The USDA released its annual food insecurity report last month and the results are grim. Food insecurity — defined as a family whose access to food is limited by a lack of resources — reached 15 million households in 2017, roughly 12 percent of the population. Although food insecurity decreased slightly from 2016, it still hasn’t recovered to pre-recession levels and doesn’t appear to be heading in that direction anytime soon. This report comes on the heels of the 22nd anniversary of the Personal Responsibility and Work Opportunity Reconciliation Act, otherwise known as Welfare Reform, which stripped safety net measures such as Aid to Families with Dependent Children (ATFDC) from millions of poor people, replacing it with a patchwork of relatively meager tax credits and work requirements.  While the numbers are still disputed, the act has nearly doubled extreme poverty in the two decades since it passed with bipartisan support in 1996.

Such appalling statistics seem to be of little consequence to certain segments of our intelligentsia and government. Free market evangelists such as the Heritage Foundation cite access to air conditioning, refrigerators and televisions as proof of the poor’s deceptively high comfortability. Politicians like Rep. Jason Chaffetz, a Republican from Utah, think the impoverished should simply stop buying IPhones if they want to better afford their healthcare. In saying this, Chaffetz never seems to ask himself the question, “Why must one make a binary choice between health insurance and a smartphone?” because it would have never crossed his mind in the first place. In the cult of American individualism, institutional factors regarding how policy affects and shapes people’s lives are largely discarded depending on the issue; to Chaffetz, people stand on their own, making individual choices for which they should be either individually punished or rewarded.  

Such obfuscation of American poverty not only displays ignorance and cruelty, but the betrayal of a basic ambition of government: that policy can be used to help people and provide conditions for them to thrive by means other than bleak, “bootstrap” austerity measures.

We used to be more ambitious in this country. Lyndon Johnson sought to eradicate poverty completely with his Great Society program. Nineteenth and early 20th century socialist movements led by Eugene V. Debs and Daniel De Leon helped lead to the eradication of child labor and the passage of the eight-hour workday. Early 20th century lifestyle magazines were littered with images of flying cars and space colonization.

Today, we’ve seem to have fallen short of most of these goals.

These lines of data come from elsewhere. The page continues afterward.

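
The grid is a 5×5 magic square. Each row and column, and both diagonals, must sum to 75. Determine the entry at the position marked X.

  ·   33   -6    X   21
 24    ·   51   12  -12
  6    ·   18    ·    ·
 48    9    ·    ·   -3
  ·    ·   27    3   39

Using row 2: 24 + 51 + 12 + (-12) + ? → (2,2) = 75 − 75 = 0.
Using column 3: -6 + 51 + 18 + 27 + ? → (4,3) = 75 − 90 = -15.
The remaining cell in column 5 is (3,5) = 75 − 45 = 30.
The remaining cell in anti-diagonal is (5,1) = 75 − 60 = 15.
From row 4, 75 − (48 + 9 + (-15) + (-3)) gives (4,4) = 36.
From row 5, 75 − (15 + 27 + 3 + 39) gives (5,2) = -9.
The remaining cell in column 1 is (1,1) = 75 − 93 = -18.
Column 2 needs 75; the known cells sum to 33, so (3,2) = 42.
Row 1: -18 + 33 + (-6) + 21 + ? = 75, so (1,4) = 45.

45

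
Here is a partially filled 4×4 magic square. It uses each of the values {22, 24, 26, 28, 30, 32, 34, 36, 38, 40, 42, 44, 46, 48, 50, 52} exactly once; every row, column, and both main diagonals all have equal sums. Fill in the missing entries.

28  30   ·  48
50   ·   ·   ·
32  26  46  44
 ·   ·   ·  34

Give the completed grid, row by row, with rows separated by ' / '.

The 16 entries sum to 592, so each line sums to 592/4 = 148.
Using row 1: 28 + 30 + 48 + ? → (1,3) = 148 − 106 = 42.
Using column 1: 28 + 50 + 32 + ? → (4,1) = 148 − 110 = 38.
Column 4 needs 148; the known cells sum to 126, so (2,4) = 22.
Main diagonal needs 148; the known cells sum to 108, so (2,2) = 40.
Anti-diagonal needs 148; the known cells sum to 112, so (2,3) = 36.
Column 2 needs 148; the known cells sum to 96, so (4,2) = 52.
From column 3, 148 − (42 + 36 + 46) gives (4,3) = 24.

28 30 42 48 / 50 40 36 22 / 32 26 46 44 / 38 52 24 34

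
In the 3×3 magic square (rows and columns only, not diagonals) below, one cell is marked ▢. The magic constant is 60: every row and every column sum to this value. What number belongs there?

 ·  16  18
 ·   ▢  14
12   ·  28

Row 1 needs 60; the known cells sum to 34, so (1,1) = 26.
Row 3 must total 60; the given cells sum to 40, so (3,2) = 20.
Column 1: 26 + 12 + ? = 60, so (2,1) = 22.
Column 2 must total 60; the given cells sum to 36, so (2,2) = 24.

24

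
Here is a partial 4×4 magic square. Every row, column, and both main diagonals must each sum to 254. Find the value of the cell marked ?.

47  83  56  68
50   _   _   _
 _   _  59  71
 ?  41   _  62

The remaining cell in column 4 is (2,4) = 254 − 201 = 53.
From main diagonal, 254 − (47 + 59 + 62) gives (2,2) = 86.
From row 2, 254 − (50 + 86 + 53) gives (2,3) = 65.
Column 2: 83 + 86 + 41 + ? = 254, so (3,2) = 44.
From column 3, 254 − (56 + 65 + 59) gives (4,3) = 74.
The remaining cell in anti-diagonal is (4,1) = 254 − 177 = 77.

77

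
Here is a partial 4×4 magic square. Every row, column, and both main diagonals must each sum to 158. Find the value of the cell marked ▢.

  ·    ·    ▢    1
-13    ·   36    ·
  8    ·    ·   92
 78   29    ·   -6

50

Row 4 needs 158; the known cells sum to 101, so (4,3) = 57.
Column 1 must total 158; the given cells sum to 73, so (1,1) = 85.
Column 4: 1 + 92 + (-6) + ? = 158, so (2,4) = 71.
Anti-diagonal needs 158; the known cells sum to 115, so (3,2) = 43.
Row 2: -13 + 36 + 71 + ? = 158, so (2,2) = 64.
Row 3: 8 + 43 + 92 + ? = 158, so (3,3) = 15.
Using column 2: 64 + 43 + 29 + ? → (1,2) = 158 − 136 = 22.
Using column 3: 36 + 15 + 57 + ? → (1,3) = 158 − 108 = 50.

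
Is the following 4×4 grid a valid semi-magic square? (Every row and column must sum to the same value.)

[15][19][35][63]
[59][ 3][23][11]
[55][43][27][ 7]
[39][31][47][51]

Row 1: 15 + 19 + 35 + 63 = 132.
Row 2: 59 + 3 + 23 + 11 = 96.
Row 3: 55 + 43 + 27 + 7 = 132.
Row 4: 39 + 31 + 47 + 51 = 168.
Column 1: 15 + 59 + 55 + 39 = 168.
Column 2: 19 + 3 + 43 + 31 = 96.
Column 3: 35 + 23 + 27 + 47 = 132.
Column 4: 63 + 11 + 7 + 51 = 132.

No — column 2 sums to 96 but column 3 sums to 132.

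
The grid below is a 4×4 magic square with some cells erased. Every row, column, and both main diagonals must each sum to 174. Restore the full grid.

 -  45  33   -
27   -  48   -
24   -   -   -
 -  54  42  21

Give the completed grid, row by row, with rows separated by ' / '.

The remaining cell in row 4 is (4,1) = 174 − 117 = 57.
Using column 1: 27 + 24 + 57 + ? → (1,1) = 174 − 108 = 66.
Column 3: 33 + 48 + 42 + ? = 174, so (3,3) = 51.
Main diagonal must total 174; the given cells sum to 138, so (2,2) = 36.
Using row 1: 66 + 45 + 33 + ? → (1,4) = 174 − 144 = 30.
Row 2 needs 174; the known cells sum to 111, so (2,4) = 63.
Column 2 must total 174; the given cells sum to 135, so (3,2) = 39.
Using column 4: 30 + 63 + 21 + ? → (3,4) = 174 − 114 = 60.

66 45 33 30 / 27 36 48 63 / 24 39 51 60 / 57 54 42 21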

Gill Scott Heron, ‘70s jazz poet and Wayne Gretzky of his trade (i.e the only one that people can remember by name) understood this, even back then. In his 1970 poem, “Whitey on the Moon,” Heron provided a wry look at the contrast between grand spectacles of human exceptionalism such as space travel and the bitter realities of everyday life. The poem/song is worth quoting in full, so here it is:

A rat done bit my sister Nell

With whitey on the moon

Her face and arms began to swell

And whitey is on the moon

I can’t pay no doctor bills

But whitey is on the moon

Ten years from now I’ll be payin’ still

With whitey on the moon ya know?

The man just upped my rent last night

Cause whitey is on the moon

No hot water, no toilets, no lights

But whitey is on the moon

I wonder why he’s uppin’ me?

Cause whitey is on the moon

Well I was givin’ him 50 dollars a week

And now whitey is on the moon

Taxes takin’ my check

The junkies make me a nervous wreck

The price of food is goin’ up and as if all that crap wasn’t enough a rat done bit my sister Nell with whitey on the moon her face and arms began to swell with whitey on the moon with all that money I made last year put whitey on the moon how come I ain’t got no money here? Hmmm whitey on the moon ya know I just about had my fill of whitey on the moon

I think I’ll send these bills air mail special to whitey on the moon”

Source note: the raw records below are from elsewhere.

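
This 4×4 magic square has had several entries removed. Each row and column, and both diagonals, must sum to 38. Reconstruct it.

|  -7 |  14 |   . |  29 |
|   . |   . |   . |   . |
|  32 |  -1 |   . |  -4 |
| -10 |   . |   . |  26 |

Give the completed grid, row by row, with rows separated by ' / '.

-7 14 2 29 / 23 8 20 -13 / 32 -1 11 -4 / -10 17 5 26

Row 1 needs 38; the known cells sum to 36, so (1,3) = 2.
Row 3 must total 38; the given cells sum to 27, so (3,3) = 11.
Using column 1: -7 + 32 + (-10) + ? → (2,1) = 38 − 15 = 23.
The remaining cell in column 4 is (2,4) = 38 − 51 = -13.
From main diagonal, 38 − (-7 + 11 + 26) gives (2,2) = 8.
From anti-diagonal, 38 − (29 + (-1) + (-10)) gives (2,3) = 20.
From column 2, 38 − (14 + 8 + (-1)) gives (4,2) = 17.
Column 3 needs 38; the known cells sum to 33, so (4,3) = 5.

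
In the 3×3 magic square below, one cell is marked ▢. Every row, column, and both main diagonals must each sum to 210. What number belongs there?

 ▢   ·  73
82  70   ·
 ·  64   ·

61

Row 2 needs 210; the known cells sum to 152, so (2,3) = 58.
Column 2 must total 210; the given cells sum to 134, so (1,2) = 76.
Column 3: 73 + 58 + ? = 210, so (3,3) = 79.
Main diagonal: 70 + 79 + ? = 210, so (1,1) = 61.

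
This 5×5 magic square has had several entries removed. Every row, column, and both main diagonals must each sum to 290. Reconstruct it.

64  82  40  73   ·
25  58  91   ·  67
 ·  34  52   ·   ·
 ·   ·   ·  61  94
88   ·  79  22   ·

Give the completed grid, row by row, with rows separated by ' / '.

Row 1: 64 + 82 + 40 + 73 + ? = 290, so (1,5) = 31.
From row 2, 290 − (25 + 58 + 91 + 67) gives (2,4) = 49.
Column 3 needs 290; the known cells sum to 262, so (4,3) = 28.
The remaining cell in column 4 is (3,4) = 290 − 205 = 85.
Main diagonal needs 290; the known cells sum to 235, so (5,5) = 55.
Using anti-diagonal: 31 + 49 + 52 + 88 + ? → (4,2) = 290 − 220 = 70.
Row 4 needs 290; the known cells sum to 253, so (4,1) = 37.
Row 5 needs 290; the known cells sum to 244, so (5,2) = 46.
Column 1 must total 290; the given cells sum to 214, so (3,1) = 76.
Using column 5: 31 + 67 + 94 + 55 + ? → (3,5) = 290 − 247 = 43.

64 82 40 73 31 / 25 58 91 49 67 / 76 34 52 85 43 / 37 70 28 61 94 / 88 46 79 22 55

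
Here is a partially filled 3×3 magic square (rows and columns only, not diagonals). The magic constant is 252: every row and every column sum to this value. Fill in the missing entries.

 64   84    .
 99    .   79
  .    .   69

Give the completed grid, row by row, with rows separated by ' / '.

Using row 1: 64 + 84 + ? → (1,3) = 252 − 148 = 104.
The remaining cell in row 2 is (2,2) = 252 − 178 = 74.
Column 1 needs 252; the known cells sum to 163, so (3,1) = 89.
The remaining cell in column 2 is (3,2) = 252 − 158 = 94.

64 84 104 / 99 74 79 / 89 94 69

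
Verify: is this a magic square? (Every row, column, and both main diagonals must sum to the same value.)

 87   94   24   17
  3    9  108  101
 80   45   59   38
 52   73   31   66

Row 1: 87 + 94 + 24 + 17 = 222.
Row 2: 3 + 9 + 108 + 101 = 221.
Row 3: 80 + 45 + 59 + 38 = 222.
Row 4: 52 + 73 + 31 + 66 = 222.
Column 1: 87 + 3 + 80 + 52 = 222.
Column 2: 94 + 9 + 45 + 73 = 221.
Column 3: 24 + 108 + 59 + 31 = 222.
Column 4: 17 + 101 + 38 + 66 = 222.
Main diagonal: 87 + 9 + 59 + 66 = 221.
Anti-diagonal: 17 + 108 + 45 + 52 = 222.

No — column 2 sums to 221 but anti-diagonal sums to 222.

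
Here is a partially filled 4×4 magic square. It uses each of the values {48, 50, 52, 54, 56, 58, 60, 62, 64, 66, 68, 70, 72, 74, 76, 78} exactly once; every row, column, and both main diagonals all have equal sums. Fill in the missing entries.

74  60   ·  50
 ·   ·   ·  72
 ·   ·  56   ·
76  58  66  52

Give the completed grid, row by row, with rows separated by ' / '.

74 60 68 50 / 48 70 62 72 / 54 64 56 78 / 76 58 66 52

The 16 entries sum to 1008, so each line sums to 1008/4 = 252.
Using row 1: 74 + 60 + 50 + ? → (1,3) = 252 − 184 = 68.
Using column 3: 68 + 56 + 66 + ? → (2,3) = 252 − 190 = 62.
From column 4, 252 − (50 + 72 + 52) gives (3,4) = 78.
Main diagonal: 74 + 56 + 52 + ? = 252, so (2,2) = 70.
Anti-diagonal must total 252; the given cells sum to 188, so (3,2) = 64.
From row 2, 252 − (70 + 62 + 72) gives (2,1) = 48.
The remaining cell in row 3 is (3,1) = 252 − 198 = 54.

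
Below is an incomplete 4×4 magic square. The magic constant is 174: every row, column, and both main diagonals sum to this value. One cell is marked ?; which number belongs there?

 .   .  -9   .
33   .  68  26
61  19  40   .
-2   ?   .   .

96

Row 2 needs 174; the known cells sum to 127, so (2,2) = 47.
The remaining cell in row 3 is (3,4) = 174 − 120 = 54.
From column 1, 174 − (33 + 61 + (-2)) gives (1,1) = 82.
Column 3 needs 174; the known cells sum to 99, so (4,3) = 75.
Main diagonal must total 174; the given cells sum to 169, so (4,4) = 5.
Anti-diagonal: 68 + 19 + (-2) + ? = 174, so (1,4) = 89.
The remaining cell in row 1 is (1,2) = 174 − 162 = 12.
Row 4 must total 174; the given cells sum to 78, so (4,2) = 96.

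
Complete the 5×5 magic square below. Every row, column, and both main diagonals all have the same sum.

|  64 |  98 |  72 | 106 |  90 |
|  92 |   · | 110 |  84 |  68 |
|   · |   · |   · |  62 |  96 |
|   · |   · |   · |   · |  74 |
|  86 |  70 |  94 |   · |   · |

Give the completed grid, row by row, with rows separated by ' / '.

Row 1 is already complete: 64 + 98 + 72 + 106 + 90 = 430, so that is the magic constant.
The remaining cell in row 2 is (2,2) = 430 − 354 = 76.
Column 5: 90 + 68 + 96 + 74 + ? = 430, so (5,5) = 102.
Row 5 needs 430; the known cells sum to 352, so (5,4) = 78.
Using column 4: 106 + 84 + 62 + 78 + ? → (4,4) = 430 − 330 = 100.
Main diagonal must total 430; the given cells sum to 342, so (3,3) = 88.
The remaining cell in anti-diagonal is (4,2) = 430 − 348 = 82.
Column 2 needs 430; the known cells sum to 326, so (3,2) = 104.
Column 3: 72 + 110 + 88 + 94 + ? = 430, so (4,3) = 66.
Row 3: 104 + 88 + 62 + 96 + ? = 430, so (3,1) = 80.
Row 4: 82 + 66 + 100 + 74 + ? = 430, so (4,1) = 108.

64 98 72 106 90 / 92 76 110 84 68 / 80 104 88 62 96 / 108 82 66 100 74 / 86 70 94 78 102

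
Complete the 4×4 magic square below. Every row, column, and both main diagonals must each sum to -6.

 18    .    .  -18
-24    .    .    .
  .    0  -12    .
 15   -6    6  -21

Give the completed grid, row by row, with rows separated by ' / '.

18 -9 3 -18 / -24 9 -3 12 / -15 0 -12 21 / 15 -6 6 -21

From column 1, -6 − (18 + (-24) + 15) gives (3,1) = -15.
Main diagonal: 18 + (-12) + (-21) + ? = -6, so (2,2) = 9.
The remaining cell in anti-diagonal is (2,3) = -6 − (-3) = -3.
Row 2: -24 + 9 + (-3) + ? = -6, so (2,4) = 12.
Row 3 must total -6; the given cells sum to -27, so (3,4) = 21.
From column 2, -6 − (9 + 0 + (-6)) gives (1,2) = -9.
Column 3 must total -6; the given cells sum to -9, so (1,3) = 3.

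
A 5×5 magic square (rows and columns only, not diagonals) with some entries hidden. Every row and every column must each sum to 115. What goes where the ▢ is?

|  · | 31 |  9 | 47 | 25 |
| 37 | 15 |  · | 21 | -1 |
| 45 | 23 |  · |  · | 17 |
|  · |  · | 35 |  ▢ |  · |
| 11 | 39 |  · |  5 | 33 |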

In 2018, we no longer have much interest in the moon. Today, consumer goods such as smartphones — and the apps that populate them — are held up as the pinnacle of human ingenuity and progress. But Heron’s poem should show us why such advancements are inadequate.

After all, a refrigerator means little if you can’t afford to fill it with food.

Uber means little if its work model is starting to eradicate the very notion of an employee.

Airbnb means little if it’s rapidly increasing rent in your neighborhood.

Lyft means little if it’s rushing you to your second job.

Technological means of convenience mean little when the generation they mostly benefit expect to do worse than their parents. Apps provide a sense of fleeting distraction, a brief reprieve in the face of an ever-growing rot. This is not adequate, and it certainly isn’t progress.

There are ways to remedy this. A bare-minimum commitment to social democracy on the government level is a start. But a meaningful change in how we measure and judge progress needs to arise in the hearts and minds of the people.

Until then, we’ll have to settle for Whitey on the moon.